In the case of Texas woman, she almost bled to death and her heart stopped during labor. She later had a hysterectomy and requires a kidney transplant due to her injuries. 

Read more: Five healthy habits for mothers than could cut their child’s riskl of obesity: Harvard Study

Alison Young, the investigative journalist behind the report, told CBS This Morning: “We’re not just talking about the women who die, we’re talking about 50,000 U.S. women who are suffering life-altering harms.”

Young called on clinicians to prioritize the safety of pregnant women, and for hospitals and practices to introduce the Alliance for Innovation on Maternal Health Programs safety checklists.

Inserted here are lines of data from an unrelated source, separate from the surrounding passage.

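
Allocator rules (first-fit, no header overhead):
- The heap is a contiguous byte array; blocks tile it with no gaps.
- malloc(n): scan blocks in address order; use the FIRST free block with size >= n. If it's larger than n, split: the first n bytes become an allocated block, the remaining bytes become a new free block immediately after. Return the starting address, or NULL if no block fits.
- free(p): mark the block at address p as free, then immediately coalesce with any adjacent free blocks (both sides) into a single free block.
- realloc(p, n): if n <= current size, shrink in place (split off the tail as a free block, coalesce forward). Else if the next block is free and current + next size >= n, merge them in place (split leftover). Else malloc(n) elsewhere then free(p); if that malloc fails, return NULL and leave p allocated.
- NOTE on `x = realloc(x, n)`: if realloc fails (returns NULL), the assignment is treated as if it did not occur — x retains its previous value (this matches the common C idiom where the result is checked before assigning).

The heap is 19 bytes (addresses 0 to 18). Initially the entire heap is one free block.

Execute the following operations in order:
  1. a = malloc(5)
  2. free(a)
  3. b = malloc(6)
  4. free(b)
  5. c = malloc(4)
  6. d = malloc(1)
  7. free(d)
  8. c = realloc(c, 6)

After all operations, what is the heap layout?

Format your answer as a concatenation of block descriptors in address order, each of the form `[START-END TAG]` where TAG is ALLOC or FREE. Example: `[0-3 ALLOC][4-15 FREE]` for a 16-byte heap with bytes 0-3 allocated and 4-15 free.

Answer: [0-5 ALLOC][6-18 FREE]

Derivation:
Op 1: a = malloc(5) -> a = 0; heap: [0-4 ALLOC][5-18 FREE]
Op 2: free(a) -> (freed a); heap: [0-18 FREE]
Op 3: b = malloc(6) -> b = 0; heap: [0-5 ALLOC][6-18 FREE]
Op 4: free(b) -> (freed b); heap: [0-18 FREE]
Op 5: c = malloc(4) -> c = 0; heap: [0-3 ALLOC][4-18 FREE]
Op 6: d = malloc(1) -> d = 4; heap: [0-3 ALLOC][4-4 ALLOC][5-18 FREE]
Op 7: free(d) -> (freed d); heap: [0-3 ALLOC][4-18 FREE]
Op 8: c = realloc(c, 6) -> c = 0; heap: [0-5 ALLOC][6-18 FREE]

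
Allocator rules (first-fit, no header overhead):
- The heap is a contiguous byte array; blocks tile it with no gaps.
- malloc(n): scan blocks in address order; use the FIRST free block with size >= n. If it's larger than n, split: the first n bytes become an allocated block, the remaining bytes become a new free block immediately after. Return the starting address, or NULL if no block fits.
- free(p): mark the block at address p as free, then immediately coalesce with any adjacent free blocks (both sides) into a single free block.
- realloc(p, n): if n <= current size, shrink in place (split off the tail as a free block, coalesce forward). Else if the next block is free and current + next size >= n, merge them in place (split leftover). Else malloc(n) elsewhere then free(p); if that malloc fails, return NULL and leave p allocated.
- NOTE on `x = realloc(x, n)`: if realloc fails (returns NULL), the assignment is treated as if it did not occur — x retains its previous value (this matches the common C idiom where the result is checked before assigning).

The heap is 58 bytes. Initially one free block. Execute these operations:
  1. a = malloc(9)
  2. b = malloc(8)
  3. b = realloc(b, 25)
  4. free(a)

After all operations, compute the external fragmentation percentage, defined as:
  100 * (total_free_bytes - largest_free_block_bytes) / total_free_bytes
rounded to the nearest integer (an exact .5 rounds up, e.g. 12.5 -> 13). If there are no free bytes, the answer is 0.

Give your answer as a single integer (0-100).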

The example of California, where the maternal mortality rate has halved thanks to the adoption of safety measures, shows how the situation can be transformed. 

The USA Today report mirrors the findings of an NPR and ProPublica investigation on maternal mortality in the U.S. which concluded a “hodgepodge” of hospital protocols for dealing with potentially deadly but easily treatable complications is putting women in danger. Hospitals were also found to be unprepared for maternal emergencies.  

The Centers for Disease Control and Prevention did not immediately respond to a request for comment. 

The American College of Obstetricians and Gynaecologists addresses the disparity in maternal mortality between the U.S. and other developed nations on its website where it also points to the racial disparities in maternal mortality. Black women, for instance, are three to four times more likely to die from a pregnancy-related complication than non-Hispanic white women.